The leader might be the engine of the waltz, but the follower interpreted.
Eventually I moved on from Thursday night contras to Mostly Waltz Sundays, a one hour lesson followed by ninety glorious minutes of waltzing to live fiddle and piano. Sometimes I attended the lesson, sometimes not. I had figured out that so long as I could keep up the footwork, if I had a good partner, I didn’t need to learn the moves. A good partner would get me back on track if I messed up.
That worked for most variations: cuddle, skater’s position, and underarm turns. But there was one position the steps of which almost deliberately pitted the dancers against one another.
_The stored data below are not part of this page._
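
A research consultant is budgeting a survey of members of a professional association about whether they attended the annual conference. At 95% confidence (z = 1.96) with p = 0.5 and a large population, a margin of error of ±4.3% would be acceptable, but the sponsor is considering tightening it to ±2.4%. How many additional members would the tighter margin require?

1148

At ±4.3%: n = 1.96² × 0.2500 / 0.043² ≈ 519.42 → 520.
At ±2.4%: n = 1.96² × 0.2500 / 0.024² ≈ 1667.36 → 1668.
Additional respondents: 1668 − 520 = 1148.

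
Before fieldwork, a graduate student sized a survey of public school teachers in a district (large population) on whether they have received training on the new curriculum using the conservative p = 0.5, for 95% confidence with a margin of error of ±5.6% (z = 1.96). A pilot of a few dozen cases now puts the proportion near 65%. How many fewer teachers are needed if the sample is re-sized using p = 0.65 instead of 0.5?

Conservative (p = 0.5): n = 1.96² × 0.25 / 0.056² ≈ 306.25 → 307.
Using p = 0.65: p(1−p) = 0.2275, so n = 1.96² × 0.2275 / 0.056² ≈ 278.69 → 279.
Reduction: 307 − 279 = 28.

28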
In country waltz, the woman leads with her right foot; as she faces her partner, she steps forward toward his left foot. Meanwhile, he steps forward with his right toward her left. In other words, the partners mirror each other. A firm frame is the building block of this move, until the man pushes on his leading hand so the woman can duck, or twirl, or step away from him.
Saw-tooth waltz is more complicated and just what it sounds like: the zig-zag angles of a saw-blade. Instead of stepping toward the foot opposite her, the woman steps to the left, in front of her own left foot, and twists away from her partner. He meanwhile is also twisting to his left the same way, right foot over left, away from follower. They no longer mirror one another. And yet—counterintuitively, as they have not dropped hands or called it quits—they are still a dancing unit. Because the next step—each partner’s left foot stepping in front of the right, and each partner twisting to the right as well—brings them back together. In this way, they are zigging and zagging, stepping away from and then back toward each other, breaking away and returning, breaking away and returning.
To get it right, the woman has to pay attention. She has to get comfortable with the tension of moving against and then toward her partner. And she has to allow herself to be led.
To get it right, the man can’t be too rigid. He can’t try to strong-arm his partner and lead by force. His art is that of persuasion.
Both must accept the inevitability of resistance, but also its limits. Without limits, there can be no waltz.